The back strap keeps the shoulders from slipping and the wrap around section doesn't flap about. I like it quite a lot. I do not love this pattern's instructions or tissue pattern. There aren't any images to help you make sure the correct piece is being sewn to the correct piece. Maybe I am terrible at reading patterns, but the tissue parts made it look like the small curved piece on the back joined the front shoulders. They don't. Rip and repeat. I am glad the apron fits so well, because I never did figure out how they wanted to tie to work. There is only one tie to cut out, but two ties to tie with and where do they go?. I hope to do this pattern again, but I will redraft the tissues and write the instructions out for myself with photos and file them away to make some more for when I get even older and the nurses refuse to dress me in anything other than aprons and bibs.

In the fall I made a brown jumper (for the Brits, that means a sleeveless dress worn over shirts or sweaters) and it is pretty itchy. I scratched my way into deciding I needed a slip. Last button trip to Fabricville, I purchased a half metre of this silk rayon and a shiny biased tape. No pattern, just one seam, one hem and one elastic band and it is all done.

This magazine page has been in my knitting stash for ages and ages. I finally had the right yarns and pulled it out. Naturally, the instructions were missing. (Lily Chin designer, Knitters Magazine 2000)

I decided to just wing it and see what would happen. Lily Chin has either a double seed stitch or a basket weave pattern going on in the dark black. I used stocking stitch because I get a looser tension that way.

It is meant to be worn with an undershirt of some kind so the wide open neck doesn't bother me. I edged the sleeves with the black merino/alpaca blend but left the collar and hips alone.

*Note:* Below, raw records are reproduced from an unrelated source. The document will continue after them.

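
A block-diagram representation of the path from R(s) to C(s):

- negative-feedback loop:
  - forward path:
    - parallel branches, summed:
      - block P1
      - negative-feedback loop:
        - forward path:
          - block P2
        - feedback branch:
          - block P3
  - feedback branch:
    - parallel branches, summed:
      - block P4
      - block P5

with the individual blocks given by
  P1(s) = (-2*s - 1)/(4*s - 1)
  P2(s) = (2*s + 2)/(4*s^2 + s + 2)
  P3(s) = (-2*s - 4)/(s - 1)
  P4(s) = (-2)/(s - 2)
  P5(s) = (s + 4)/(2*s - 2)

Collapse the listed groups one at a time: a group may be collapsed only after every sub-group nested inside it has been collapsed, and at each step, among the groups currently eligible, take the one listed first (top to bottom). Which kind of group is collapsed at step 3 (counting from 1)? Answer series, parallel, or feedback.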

I did have to knit the dark black section twice. The pattern relies on a loose gauge and once I switched to straight needles for the armholes, everything tightened up. Since it knit up quickly, I decided to rip out the black bit and do it again on larger circular needles and then a half size up on straight needles. I knit the sleeves first to make sure there was enough yarn for those, then used what was left for the bottom section. I'm rather pleased with myself on this one.

A few years ago, I made nearly everyone a "Ditty Bag" (I have lost the pattern info and have only the instructions left) and had almost enough leftovers to make one last one. I didn't have quite enough to make it wide enough but over the past few years, I picked up a pink or two.

The people I have given these to have used it to hold knitting projects. It's good for shoes in a suitcase or other things to lug around that needs a bit of pretty. Does anyone want it? Let me know and it can be yours.

And not quite finally, I have assembled two pieces to take to Karen Ruane's day class "London Gathering" in (luckily) London, England.

I'm not sure which one I will take, they both interest me for different reasons. The first one is more of a sampler of stitches (one I stitch it) while the second one is more about figuring out how to stitch with thin fabrics. Karen is a wizard and I think can help me figure out issues with the bottom one while the upper one is less pressure for me. I'll just stitch and stitch until it is time to pack the suitcase, toss them both over my shoulder like a bride with her bouquet and the one landing closest to the suitecase goes with me.

The sewing goes on. This week I have a skirt cut out and half sewn, a shirt dress waiting to be cut and a full slip next in line. Since the flurry is inspired by Cheryl's sewing and her challenge, I will have to get her to send some images to post here. There's an idea. She is going mad getting ready for two fundraisers and shoveling snow. I am sure she has enough time to write a guest post. I'll go bug her now.